His Name Is Alive
How Ghosts Affect Relationships: 1990-1993
4AD
His Name Is Alive’s Warren Defever has always been more of a centerpiece than a frontman—the restless eye of an insistently stirring hurricane, always with the capability to craft meditative melancholy from the most minimal of melodies with the skill and spirit of a painter wilding out with a fresh set of oils. If you could tie the gossamer-winged woe of This Mortal Coil to the goth-not-goth guile of Black Tape for a Blue Girl and the electronic whirr of Broadcast, and add a dash of Pixies-ish edge, you’d find His Name Is Alive and the very soul of the 4AD label’s early-’90s sound. And while the 21st century has found the Michigan-based producer and instrumentalist winding his way through prog-metal and drone soundscapes, it’s His Name Is Alive’s earliest triumphs that are the focus of this six-LP How Ghosts Affect Relationships collection.
Vocalist Karin Oliver offers a full-bodied tone throughout these recordings spanning 1990 to 1993, a dense connective tissue that courses emotionally among Ghosts’s three principal albums with “Are We Still Married?” from 1991’s Home Is in Your Head being one of the collection’s most particularly prickly tracks. For all of Oliver’s dramatic sensibilities (and there are many), it’s the layer-after-layer of varied atmospheres, mood swaths, and muscular (and, of course, supple) instrumental elements that prove to be the real highlight of what His Name Is Alive was responsible for during this four-year period, additionally including the ethereal experimentalism of 1990’s Livonia, 1993’s Mouth by Mouth, and the test-pattern sound-alike rarities recorded in between.

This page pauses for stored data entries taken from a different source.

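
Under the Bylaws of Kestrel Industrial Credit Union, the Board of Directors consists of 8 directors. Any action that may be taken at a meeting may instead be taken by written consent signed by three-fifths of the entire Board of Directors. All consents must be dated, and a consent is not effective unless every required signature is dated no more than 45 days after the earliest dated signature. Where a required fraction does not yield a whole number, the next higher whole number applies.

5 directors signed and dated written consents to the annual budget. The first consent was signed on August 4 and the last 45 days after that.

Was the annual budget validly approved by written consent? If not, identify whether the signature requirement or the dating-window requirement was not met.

Signatures required: three-fifths of 8 — 3/5 of 8 = 4.80, rounded up to 5, so 5 needed; 5 signed. Sufficient.
Dating window: the latest signature is 45 days after the earliest; the limit is 45 days. Within the window.

Effective — both the signature and dating-window requirements are satisfied.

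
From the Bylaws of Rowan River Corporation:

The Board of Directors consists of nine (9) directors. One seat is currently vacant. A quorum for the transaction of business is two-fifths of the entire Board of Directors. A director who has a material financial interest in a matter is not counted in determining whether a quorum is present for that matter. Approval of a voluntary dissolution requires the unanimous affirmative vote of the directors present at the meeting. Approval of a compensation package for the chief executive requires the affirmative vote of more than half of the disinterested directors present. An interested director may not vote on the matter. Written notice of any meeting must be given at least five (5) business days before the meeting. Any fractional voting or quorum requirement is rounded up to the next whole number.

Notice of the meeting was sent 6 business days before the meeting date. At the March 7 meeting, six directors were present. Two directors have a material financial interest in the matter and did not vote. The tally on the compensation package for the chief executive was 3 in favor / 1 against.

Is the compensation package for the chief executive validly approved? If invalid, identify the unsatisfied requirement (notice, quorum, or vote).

Notice: 6 business days given; 5 required (6 ≥ 5). Satisfied.
Quorum: 6 present, but the 2 interested directors do not count, leaving 4. Quorum is 4. Satisfied.
Vote: the compensation package for the chief executive requires a majority of the disinterested directors present (6 − 2 = 4). A majority of 4 is 3, so 3 affirmative votes are needed; 3 voted in favor. Satisfied.

Valid — all requirements satisfied.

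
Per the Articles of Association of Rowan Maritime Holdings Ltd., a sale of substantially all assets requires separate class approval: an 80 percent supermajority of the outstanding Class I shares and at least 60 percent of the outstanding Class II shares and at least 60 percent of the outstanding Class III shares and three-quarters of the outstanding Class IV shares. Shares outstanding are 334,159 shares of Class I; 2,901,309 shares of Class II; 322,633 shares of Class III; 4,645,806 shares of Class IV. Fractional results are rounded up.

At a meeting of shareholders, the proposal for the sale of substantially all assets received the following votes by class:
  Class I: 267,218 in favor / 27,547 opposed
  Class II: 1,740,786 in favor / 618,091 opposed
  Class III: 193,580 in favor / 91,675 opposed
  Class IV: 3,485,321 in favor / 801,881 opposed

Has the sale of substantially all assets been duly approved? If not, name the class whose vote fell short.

Class I: 4/5 of 334159 = 267327.20, rounded up to 267328; 267,328 required, 267,218 in favor — not approved.
Class II: 3/5 of 2901309 = 1740785.40, rounded up to 1740786; 1,740,786 required, 1,740,786 in favor — approved.
Class III: 3/5 of 322633 = 193579.80, rounded up to 193580; 193,580 required, 193,580 in favor — approved.
Class IV: 3/4 of 4645806 = 3484354.50, rounded up to 3484355; 3,484,355 required, 3,485,321 in favor — approved.

Not approved — the Class I shares did not give the required vote.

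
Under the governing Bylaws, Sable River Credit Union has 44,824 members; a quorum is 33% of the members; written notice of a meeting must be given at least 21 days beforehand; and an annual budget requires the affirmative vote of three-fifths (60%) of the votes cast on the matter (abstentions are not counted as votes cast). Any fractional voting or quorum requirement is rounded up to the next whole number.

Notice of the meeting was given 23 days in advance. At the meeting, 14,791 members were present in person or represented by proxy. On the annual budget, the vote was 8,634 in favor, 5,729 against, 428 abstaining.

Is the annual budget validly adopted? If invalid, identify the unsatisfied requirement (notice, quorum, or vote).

Invalid — quorum requirement not satisfied.

Notice: 23 days given; 21 required. Satisfied.
Quorum: 33% of 44,824 = 14,791.92, rounded up to 14,792; 14,791 present. Not satisfied.
Vote: requires three-fifths of the votes cast (14,791 − 428 abstaining = 14,363); 3/5 of 14363 = 8617.80, rounded up to 8618, so 8,618 needed; 8,634 in favor. Satisfied.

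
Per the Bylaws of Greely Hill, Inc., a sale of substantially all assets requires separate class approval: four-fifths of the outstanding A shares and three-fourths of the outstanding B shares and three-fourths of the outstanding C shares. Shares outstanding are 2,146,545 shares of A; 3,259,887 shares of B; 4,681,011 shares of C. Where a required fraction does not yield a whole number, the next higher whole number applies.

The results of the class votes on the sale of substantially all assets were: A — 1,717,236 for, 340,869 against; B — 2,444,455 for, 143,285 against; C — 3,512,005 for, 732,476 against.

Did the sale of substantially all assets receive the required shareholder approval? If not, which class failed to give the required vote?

A: 4/5 of 2146545 = 1717236; 1,717,236 required, 1,717,236 in favor — approved.
B: 3/4 of 3259887 = 2444915.25, rounded up to 2444916; 2,444,916 required, 2,444,455 in favor — not approved.
C: 3/4 of 4681011 = 3510758.25, rounded up to 3510759; 3,510,759 required, 3,512,005 in favor — approved.

Not approved — the B shares did not give the required vote.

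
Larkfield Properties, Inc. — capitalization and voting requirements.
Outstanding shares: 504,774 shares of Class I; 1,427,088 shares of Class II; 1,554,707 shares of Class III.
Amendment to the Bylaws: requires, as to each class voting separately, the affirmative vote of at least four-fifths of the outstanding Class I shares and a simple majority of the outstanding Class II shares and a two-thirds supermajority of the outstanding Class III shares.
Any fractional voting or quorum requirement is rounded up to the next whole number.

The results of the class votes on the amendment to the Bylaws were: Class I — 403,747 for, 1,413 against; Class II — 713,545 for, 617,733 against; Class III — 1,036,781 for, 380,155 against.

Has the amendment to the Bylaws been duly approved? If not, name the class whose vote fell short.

Not approved — the Class I shares did not give the required vote.

Class I: 4/5 of 504774 = 403819.20, rounded up to 403820; 403,820 required, 403,747 in favor — not approved.
Class II: a majority of 1427088 is 713545; 713,545 required, 713,545 in favor — approved.
Class III: 2/3 of 1554707 = 1036471.33, rounded up to 1036472; 1,036,472 required, 1,036,781 in favor — approved.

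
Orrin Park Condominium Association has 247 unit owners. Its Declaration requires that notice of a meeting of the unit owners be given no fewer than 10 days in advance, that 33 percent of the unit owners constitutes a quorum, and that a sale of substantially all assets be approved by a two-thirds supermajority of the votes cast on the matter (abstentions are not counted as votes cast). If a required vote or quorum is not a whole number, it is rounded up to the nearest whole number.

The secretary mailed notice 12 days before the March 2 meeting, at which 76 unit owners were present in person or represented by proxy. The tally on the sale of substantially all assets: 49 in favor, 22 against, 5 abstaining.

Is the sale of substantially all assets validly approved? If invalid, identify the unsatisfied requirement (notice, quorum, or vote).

Notice: 12 days given; 10 required. Satisfied.
Quorum: 33% of 247 = 81.51, rounded up to 82; 76 present. Not satisfied.
Vote: requires two-thirds of the votes cast (76 − 5 abstaining = 71); 2/3 of 71 = 47.33, rounded up to 48, so 48 needed; 49 in favor. Satisfied.

Invalid — quorum requirement not satisfied.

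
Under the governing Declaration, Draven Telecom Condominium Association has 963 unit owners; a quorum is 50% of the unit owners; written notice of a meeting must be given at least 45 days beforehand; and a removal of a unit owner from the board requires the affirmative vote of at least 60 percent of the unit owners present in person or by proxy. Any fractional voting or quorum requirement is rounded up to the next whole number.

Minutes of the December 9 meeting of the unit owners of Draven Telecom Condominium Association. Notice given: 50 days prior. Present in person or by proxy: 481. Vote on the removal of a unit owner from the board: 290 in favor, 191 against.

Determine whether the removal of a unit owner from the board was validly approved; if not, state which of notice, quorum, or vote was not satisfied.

Invalid — quorum requirement not satisfied.

Notice: 50 days given; 45 required. Satisfied.
Quorum: 50% of 963 = 481.50, rounded up to 482; 481 present. Not satisfied.
Vote: requires three-fifths of those present (481); 3/5 of 481 = 288.60, rounded up to 289, so 289 needed; 290 in favor. Satisfied.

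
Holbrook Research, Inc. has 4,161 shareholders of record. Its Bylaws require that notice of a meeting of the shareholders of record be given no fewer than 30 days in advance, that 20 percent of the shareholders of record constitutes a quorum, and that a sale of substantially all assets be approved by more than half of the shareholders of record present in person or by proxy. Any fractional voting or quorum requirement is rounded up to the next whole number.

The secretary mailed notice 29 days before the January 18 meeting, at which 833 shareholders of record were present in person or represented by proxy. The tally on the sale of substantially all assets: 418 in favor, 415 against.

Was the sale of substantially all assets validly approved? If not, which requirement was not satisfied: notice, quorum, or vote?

Invalid — notice requirement not satisfied.

Notice: 29 days given; 30 required. Not satisfied.
Quorum: 20% of 4,161 = 832.20, rounded up to 833; 833 present. Satisfied.
Vote: requires a majority of those present (833); a majority of 833 is 417, so 417 needed; 418 in favor. Satisfied.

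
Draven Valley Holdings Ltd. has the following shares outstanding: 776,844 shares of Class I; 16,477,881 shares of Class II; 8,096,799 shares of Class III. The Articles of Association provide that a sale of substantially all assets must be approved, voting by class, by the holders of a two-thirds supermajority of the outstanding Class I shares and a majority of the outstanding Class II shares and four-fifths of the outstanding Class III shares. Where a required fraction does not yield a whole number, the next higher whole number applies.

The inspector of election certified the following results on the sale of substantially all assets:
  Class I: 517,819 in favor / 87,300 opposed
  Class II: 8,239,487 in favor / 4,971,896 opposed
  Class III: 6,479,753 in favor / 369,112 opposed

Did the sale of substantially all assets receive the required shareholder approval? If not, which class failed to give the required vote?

Not approved — the Class I shares did not give the required vote.

Class I: 2/3 of 776844 = 517896; 517,896 required, 517,819 in favor — not approved.
Class II: a majority of 16477881 is 8238941; 8,238,941 required, 8,239,487 in favor — approved.
Class III: 4/5 of 8096799 = 6477439.20, rounded up to 6477440; 6,477,440 required, 6,479,753 in favor — approved.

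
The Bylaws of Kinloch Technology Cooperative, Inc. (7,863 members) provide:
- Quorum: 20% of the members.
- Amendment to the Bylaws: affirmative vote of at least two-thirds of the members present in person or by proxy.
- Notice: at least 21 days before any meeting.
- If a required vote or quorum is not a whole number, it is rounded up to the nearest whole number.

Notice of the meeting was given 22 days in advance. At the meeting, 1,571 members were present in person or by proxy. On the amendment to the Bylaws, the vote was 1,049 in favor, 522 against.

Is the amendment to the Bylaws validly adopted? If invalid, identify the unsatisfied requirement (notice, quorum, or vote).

Invalid — quorum requirement not satisfied.

Notice: 22 days given; 21 required. Satisfied.
Quorum: 20% of 7,863 = 1,572.60, rounded up to 1,573; 1,571 present. Not satisfied.
Vote: requires two-thirds of those present (1,571); 2/3 of 1571 = 1047.33, rounded up to 1048, so 1,048 needed; 1,049 in favor. Satisfied.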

These rarities present instrumental string versions of Lavonia with the same sorrowful moan as the original recording, but with a greater sense of yearning soul-searching in each saw and stroke. I don’t know what the fuck a thick cover of Ritchie Blackmore’s Rainbow’s “Man on the Silver Mountain” is doing here as part of the art-rock-roar of Home Is in Your Head, but enjoy. And for each never-before-heard experiment, the thrill of this first-era His Name Is Alive box is hearing how Defever refreshed the overall sound of his 1990-1993 output (which already came across with the detailed production of a boat model being built inside a boat model)—not to mention the joy of guessing what the producer-composer might do with everything coming after this time period.